Is Boltzmann entropy well-defined for arbitrary probability density function?

Question

$\newcommand{\bR}{\mathbb{R}}\newcommand{\diff}{\mathop{}\!\mathrm{d}}$ We define a continuous function $\varphi : \bR_+ \to \bR$ by $$ \varphi (s) := \begin{cases} 0 &\text{if} \quad s =0 , \\ s \ln s &\text{if} \quad s > 0. \end{cases} $$

Let $D$ be the set of probability density functions on $\bR^d$, i.e., $f \in D$ if and only if $f : \bR^d \to \bR_+$ is measurable with $\int f (x) \diff x =1$. Let $D_2$ be the subset of $D$ that contains those $f$ such that $\int |x|^2 f (x) \diff x$ is finite. For $s \in \bR$, we define $s^+ := \max \{s, 0 \}$ and $s^- := \max \{-s, 0 \}$.
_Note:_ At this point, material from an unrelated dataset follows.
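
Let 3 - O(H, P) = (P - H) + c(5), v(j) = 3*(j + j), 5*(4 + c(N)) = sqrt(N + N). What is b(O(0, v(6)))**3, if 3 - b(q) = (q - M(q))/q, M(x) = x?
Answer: 27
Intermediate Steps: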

By Proposition 15.6 in the book Lectures on Optimal Transport by Ambrosio/Brué/Semola, $(\varphi \circ f)^-$ is integrable (w.r.t. Lebesgue measure) for every $f \in D_2$. As such, Boltzmann entropy is well-defined (in extended real number line) for every $f \in D_2$.

I would like to ask if any of the below statements is true:

1. $(\varphi \circ f)^+$ is integrable for every $f \in D$.
2. $(\varphi \circ f)^-$ is integrable for every $f \in D$.

Thank you for your elaboration.

Answer 1

Counterexamples, with $d=1$:

$$f(x)=\frac{\ln2}{x\ln^2 x}\,1(0<x<1/2)$$ for all real $x$ -- for your statement 1;

$$f(x)=\frac{\ln2}{x\ln^2 x}\,1(x>2)$$ for all real $x$ -- for your statement 2.